PATCH Method: When we want to do a partial update then, we use the PATCH method to update. We pass only that parameter that we want to update, we don’t have to pass a complete payload to update the resource.
Response Codes
1xx informational response – the request was received, continuing process
2xx successful – the request was successfully received, understood, and accepted
200 OK: The actual response will depend on the request method used. The response will contain an entity corresponding to the requested resource in a GET request.
201 Created: The request has been fulfilled, resulting in the creation of a new resource.
202 Accepted: The request has been accepted for processing but has not been completed.
3xx redirection – further action needs to be taken in order to complete the request 4xx client error – the request contains bad syntax or cannot be fulfilled.
400 Bad Request: The server cannot or will not process the request due to an apparent client error (e.g., malformed request syntax, size too large, invalid request message framing, or deceptive request routing).
401 Unauthorized: Similar to 403 Forbidden, but specifically for use when authentication is required and has failed or has not yet been provided.

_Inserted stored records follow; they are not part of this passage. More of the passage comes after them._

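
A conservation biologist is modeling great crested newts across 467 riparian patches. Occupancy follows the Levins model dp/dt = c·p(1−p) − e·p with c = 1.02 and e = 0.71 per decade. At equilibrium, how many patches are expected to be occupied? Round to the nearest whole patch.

142

p* = 1 − e/c = 1 − 0.71/1.02 = 0.3039.
Expected occupied patches = N × p* = 467 × 0.3039 = 141.93 ≈ 142.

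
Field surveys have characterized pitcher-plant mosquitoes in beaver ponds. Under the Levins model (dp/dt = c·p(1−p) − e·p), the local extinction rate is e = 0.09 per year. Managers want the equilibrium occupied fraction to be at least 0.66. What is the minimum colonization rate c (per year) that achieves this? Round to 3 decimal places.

0.265

p* = 1 − e/c ≥ 0.66 requires e/c ≤ 0.3400, i.e. c ≥ e/0.3400.
c_min = 0.09/0.3400 = 0.2647.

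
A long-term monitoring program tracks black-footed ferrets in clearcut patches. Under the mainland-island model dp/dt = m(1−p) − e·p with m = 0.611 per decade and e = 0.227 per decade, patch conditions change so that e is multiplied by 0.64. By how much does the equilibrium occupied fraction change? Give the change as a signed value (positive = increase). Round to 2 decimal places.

0.08

Before: p* = 0.611/(0.611+0.227) = 0.7291.
After: m = 0.611, e = 0.14528; p* = 0.611/0.7563 = 0.8079.
Δp* = 0.8079 − 0.7291 = +0.0788.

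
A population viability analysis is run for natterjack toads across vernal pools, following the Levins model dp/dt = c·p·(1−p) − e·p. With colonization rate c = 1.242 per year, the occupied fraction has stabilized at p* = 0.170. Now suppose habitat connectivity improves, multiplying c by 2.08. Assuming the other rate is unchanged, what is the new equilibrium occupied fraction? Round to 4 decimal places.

Balance c(1−p*) = e gives e = 1.242×(1 − 0.17000) = 1.03086.
New p* = 1 − e/c = 1 − 1.03086/2.58336 = 0.60096.

0.6010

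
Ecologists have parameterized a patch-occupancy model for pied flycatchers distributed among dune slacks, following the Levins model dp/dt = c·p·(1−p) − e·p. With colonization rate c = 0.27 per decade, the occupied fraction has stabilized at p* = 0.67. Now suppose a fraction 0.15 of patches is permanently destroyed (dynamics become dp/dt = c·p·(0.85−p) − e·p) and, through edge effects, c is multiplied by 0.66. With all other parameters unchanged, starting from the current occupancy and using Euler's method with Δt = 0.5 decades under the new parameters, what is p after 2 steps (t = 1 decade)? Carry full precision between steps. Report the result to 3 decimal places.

Balance c(1−p*) = e gives e = 0.27×(1 − 0.67000) = 0.08910.
Starting from p₀ = 0.67000; update p ← p + (dp/dt)·Δt with the new parameters.
t = 0.5: p = 0.67000 + (-0.01910) = 0.65090
t = 1: p = 0.65090 + (-0.01745) = 0.63345

0.633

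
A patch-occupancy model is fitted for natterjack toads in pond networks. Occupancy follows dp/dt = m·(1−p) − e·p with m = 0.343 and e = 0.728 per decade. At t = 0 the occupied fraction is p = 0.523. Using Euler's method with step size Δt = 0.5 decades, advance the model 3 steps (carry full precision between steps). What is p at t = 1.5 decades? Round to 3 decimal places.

Update rule: p ← p + [m·(1−p) − e·p]·Δt with Δt = 0.5.
  1  |  dp/dt·Δt = -0.108567  |  p_1 = 0.414434
  2  |  dp/dt·Δt = -0.050429  |  p_2 = 0.364004
  3  |  dp/dt·Δt = -0.023424  |  p_3 = 0.340580

0.341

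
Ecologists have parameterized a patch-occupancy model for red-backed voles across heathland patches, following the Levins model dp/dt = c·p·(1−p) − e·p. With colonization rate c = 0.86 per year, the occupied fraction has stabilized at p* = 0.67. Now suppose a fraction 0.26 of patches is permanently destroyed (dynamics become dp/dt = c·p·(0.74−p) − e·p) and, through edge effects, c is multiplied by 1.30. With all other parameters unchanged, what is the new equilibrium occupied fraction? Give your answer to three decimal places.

0.486

Balance c(1−p*) = e gives e = 0.86×(1 − 0.67000) = 0.28380.
New p* = 0.74 − e/c = 0.74 − 0.28380/1.11800 = 0.48615.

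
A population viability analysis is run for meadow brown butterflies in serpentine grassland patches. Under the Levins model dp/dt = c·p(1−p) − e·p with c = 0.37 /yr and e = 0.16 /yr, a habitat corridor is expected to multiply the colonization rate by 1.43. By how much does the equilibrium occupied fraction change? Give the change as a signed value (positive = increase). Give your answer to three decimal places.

Before: p* = 1 − 0.16/0.37 = 0.5676.
After the change, c = 0.5291, e = 0.16, so p* = 1 − 0.16/0.5291 = 0.6976.
Δp* = 0.6976 − 0.5676 = +0.1300.

0.130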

403 Forbidden: The request contained valid data and was understood by the server, but the server refuses action. This may be due to the user not having the necessary permissions for a resource.

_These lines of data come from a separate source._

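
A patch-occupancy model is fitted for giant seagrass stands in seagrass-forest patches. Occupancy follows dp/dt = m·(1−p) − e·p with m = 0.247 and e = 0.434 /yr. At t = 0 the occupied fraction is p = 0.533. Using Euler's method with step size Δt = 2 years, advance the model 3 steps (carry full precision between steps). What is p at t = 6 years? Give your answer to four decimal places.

Update rule: p ← p + [m·(1−p) − e·p]·Δt with Δt = 2.
t = 2: p = 0.53300 + (-0.23195) = 0.30105
t = 4: p = 0.30105 + (+0.08396) = 0.38502
t = 6: p = 0.38502 + (-0.03040) = 0.35462

0.3546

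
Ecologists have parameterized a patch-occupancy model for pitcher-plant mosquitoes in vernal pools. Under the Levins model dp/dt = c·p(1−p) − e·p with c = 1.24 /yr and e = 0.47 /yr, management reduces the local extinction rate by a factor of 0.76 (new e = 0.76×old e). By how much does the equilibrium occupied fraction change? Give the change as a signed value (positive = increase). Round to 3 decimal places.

Before: p* = 1 − 0.47/1.24 = 0.6210.
After the change, c = 1.24, e = 0.3572, so p* = 1 − 0.3572/1.24 = 0.7119.
Δp* = 0.7119 − 0.6210 = +0.0910.

0.091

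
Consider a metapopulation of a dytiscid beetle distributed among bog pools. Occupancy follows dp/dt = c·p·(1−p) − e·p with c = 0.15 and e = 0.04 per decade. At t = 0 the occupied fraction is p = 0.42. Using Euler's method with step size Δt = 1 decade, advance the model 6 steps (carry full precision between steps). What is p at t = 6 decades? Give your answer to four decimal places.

0.5309

Update rule: p ← p + [c·p·(1−p) − e·p]·Δt with Δt = 1.
  1  |  dp/dt·Δt = +0.019740  |  p_1 = 0.439740
  2  |  dp/dt·Δt = +0.019366  |  p_2 = 0.459106
  3  |  dp/dt·Δt = +0.018885  |  p_3 = 0.477991
  4  |  dp/dt·Δt = +0.018308  |  p_4 = 0.496298
  5  |  dp/dt·Δt = +0.017646  |  p_5 = 0.513944
  6  |  dp/dt·Δt = +0.016913  |  p_6 = 0.530857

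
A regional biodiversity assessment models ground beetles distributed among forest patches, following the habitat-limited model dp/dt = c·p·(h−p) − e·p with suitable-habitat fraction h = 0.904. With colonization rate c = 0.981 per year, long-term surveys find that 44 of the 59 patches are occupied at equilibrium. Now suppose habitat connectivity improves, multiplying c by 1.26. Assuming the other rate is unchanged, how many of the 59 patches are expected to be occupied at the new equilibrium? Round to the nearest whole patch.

46

Observed p* = 44/59 = 0.74576.
Balance c(h−p*) = e gives e = 0.981×(0.904 − 0.74576) = 0.15523.
New p* = 0.904 − e/c = 0.904 − 0.15523/1.23606 = 0.77842.
Expected occupied = 59 × 0.77842 = 45.93 ≈ 46.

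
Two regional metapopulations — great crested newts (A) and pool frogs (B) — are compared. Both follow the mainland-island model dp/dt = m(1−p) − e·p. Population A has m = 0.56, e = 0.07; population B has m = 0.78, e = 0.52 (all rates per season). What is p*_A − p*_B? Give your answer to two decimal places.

A: p*_A = m/(m+e) = 0.56/0.6300 = 0.8889.
B: p*_B = 0.78/1.3000 = 0.6000.
p*_A − p*_B = 0.8889 − 0.6000 = 0.2889.

0.29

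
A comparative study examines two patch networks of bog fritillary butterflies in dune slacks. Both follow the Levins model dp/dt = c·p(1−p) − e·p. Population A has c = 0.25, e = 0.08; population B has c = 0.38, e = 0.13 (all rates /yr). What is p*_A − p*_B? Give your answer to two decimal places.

0.02

A: p*_A = 1 − 0.08/0.25 = 0.6800.
B: p*_B = 1 − 0.13/0.38 = 0.6579.
p*_A − p*_B = 0.6800 − 0.6579 = 0.0221.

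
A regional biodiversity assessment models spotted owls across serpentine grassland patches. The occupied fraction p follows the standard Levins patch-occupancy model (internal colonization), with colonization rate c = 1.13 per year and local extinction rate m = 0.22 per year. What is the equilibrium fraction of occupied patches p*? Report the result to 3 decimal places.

0.805

Setting dp/dt = 0 and dividing through by p* gives c·(1−p*) = m.
So p* = 1 − m/c = 1 − 0.22/1.13 = 1 − 0.1947 = 0.8053.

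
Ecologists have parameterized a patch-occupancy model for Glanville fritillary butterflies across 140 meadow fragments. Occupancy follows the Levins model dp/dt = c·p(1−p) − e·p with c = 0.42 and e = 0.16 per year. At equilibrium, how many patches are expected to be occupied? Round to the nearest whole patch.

p* = 1 − e/c = 1 − 0.16/0.42 = 0.6190.
Expected occupied patches = N × p* = 140 × 0.6190 = 86.67 ≈ 87.

87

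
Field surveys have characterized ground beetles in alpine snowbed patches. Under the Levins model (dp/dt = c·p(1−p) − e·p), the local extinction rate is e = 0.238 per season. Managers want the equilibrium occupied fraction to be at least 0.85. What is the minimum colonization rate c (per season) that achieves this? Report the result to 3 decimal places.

p* = 1 − e/c ≥ 0.85 requires e/c ≤ 0.1500, i.e. c ≥ e/0.1500.
c_min = 0.238/0.1500 = 1.5867.

1.587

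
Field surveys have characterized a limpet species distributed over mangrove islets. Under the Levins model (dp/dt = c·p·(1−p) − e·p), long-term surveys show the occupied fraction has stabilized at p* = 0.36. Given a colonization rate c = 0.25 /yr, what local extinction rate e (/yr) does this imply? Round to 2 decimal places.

At equilibrium c(1−p*) = e.
e = 0.25 × (1 − 0.36) = 0.25 × 0.6400 = 0.1600.

0.16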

404 Not Found: The requested resource could not be found but may be available in the future.
5xx server error: The server failed to fulfill an apparently valid request.
500 Internal Server Error: A generic error message, given when an unexpected condition is encountered and no more specific message is suitable.
501 Not Implemented: The server either does not recognize the request method or lacks the ability to fulfill the request. Usually, this implies future availability (e.g., a new feature of a web-service API).
502 Bad Gateway: The server was acting as a gateway or proxy and received an invalid response from the upstream server.
503 Service Unavailable: The server cannot handle the request (because it is overloaded or down for maintenance). Generally, this is a temporary state.
504 Gateway Timeout: The server was acting as a gateway or proxy and did not receive a timely response from the upstream server.
What are all validations done while performing API Testing?
Status code: – It validates whether API’s returning the correct status code or not. The 201 status code should be replaced when any resource is created, 400 for bad requests, 500 for internal server error, 401 for unauthorized access, etc.
JSON Schema: – if we are working with rest assured, so as per business logic, sometimes we need to validate whether that JSON schema is correct or not.
Error messages: – In case of a negative scenario, we should get appropriate error messages with an error code like 400 in case of a bad request.
Response: – In the case of a happy path (positive scenarios), we validate the response that response values are expected values or not.
Header: – We can also validate headers, but it depends on the requirement.
Response time: – We can validate the response time of the API. Response time is the time that is taken by the server to validate API requests and then provide responses in return.
Difference between HTTP and HTTPs: HTTP stands for Hypertext Transfer Protocol,
a protocol and syntax for presenting information – used for transferring data over a network. Most information sent over the Internet, including website content and API calls, uses the HTTP protocol.
The S in HTTPS stands for “secure.” HTTPS uses TLS (or SSL) to encrypt HTTP requests and responses, so in the example above, instead of the text, an attacker would see a bunch of seemingly random characters.
“If a website uses HTTP instead of HTTPS, all requests and responses can be read by anyone who is monitoring the session. Essentially, a malicious actor can just read the text in the request or the response and know exactly what information someone is asking for, sending, or receiving.”